IN'CENSE, n. [L. incensum.] (1.) Perfume exhaled from spices in burning; the fragrant smoke arising from a religious offering. (2.) The materials burned for perfume; a mixture of aromatic gums. In Scripture, incense is the holy compound appointed for burning on the golden altar, and is the figure of prayer; of acceptable worship; and of the intercession of the Great High Priest, who stands at the golden altar to offer the prayers of all the saints, perfuming them with His own much incense that they may ascend with sweet savor to the Father.
Psalm 141:2 — "Let my prayer be counted as incense before you, and the lifting up of my hands as the evening sacrifice."
Exodus 30:7-8 — "Aaron shall burn fragrant incense on it. Every morning when he dresses the lamps he shall burn it, and when Aaron sets up the lamps at twilight, he shall burn it, a regular incense offering before the LORD throughout your generations."

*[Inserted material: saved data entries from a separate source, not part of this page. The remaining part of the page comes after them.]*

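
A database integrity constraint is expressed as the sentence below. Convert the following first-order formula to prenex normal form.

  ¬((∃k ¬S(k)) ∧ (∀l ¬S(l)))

Push ¬ through the quantifiers and connectives to reach negation normal form:
  (∀k S(k)) ∨ (∃l S(l))
All bound variables are already distinct, so no renaming is needed.
Extract every quantifier outward, since the variables are now distinct and don't occur free across branches:
  ∀k ∃l (S(k) ∨ S(l))

∀k ∃l (S(k) ∨ S(l))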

Leviticus 10:1-2 — "Now Nadab and Abihu, the sons of Aaron, each took his censer and put fire in it and laid incense on it and offered unauthorized fire before the LORD, which he had not commanded them."
Revelation 5:8 — "Each holding a harp, and golden bowls full of incense, which are the prayers of the saints."
Both the reverence and the danger of sacred incense have been forgotten; worship "as you feel like it" would have killed Nadab and Abihu, and still ought to sober the modern Christian.
Nadab and Abihu are one of the Bible's most sobering warnings. They offered "unauthorized fire" (literally "strange fire") in a censer — incense the LORD had not commanded — and fire came out from the LORD and consumed them (Lev 10). Moses' immediate word: "This is what the LORD has said: 'Among those who are near me I will be sanctified'" (10:3). Modern worship culture, which prizes spontaneity and innovation, routinely forgets that worship is not self-expression; it is specifically-commanded response to God. The regulative principle of worship is not Puritan fastidiousness; it is the lesson of Nadab and Abihu. Come boldly to the throne of grace — through the authorized incense of Christ, in the authorized ways He has revealed, with reverent fear of His holiness.
H7004 — qetoret (קְטֹרֶת) — incense.
H7004 — qetoret (קְטֹרֶת) — incense, the specific holy compound of the tabernacle.
G2368 — thymiama (θυμίαμα) — incense; Revelation's heavenly incense of the prayers of the saints.
"Incense without command is strange fire. Reverent worship offers what God appoints, not what the worshiper invents."
"Your prayers enter heaven carried by Christ's much incense. Even your distracted Monday prayer arrives perfumed by the Mediator."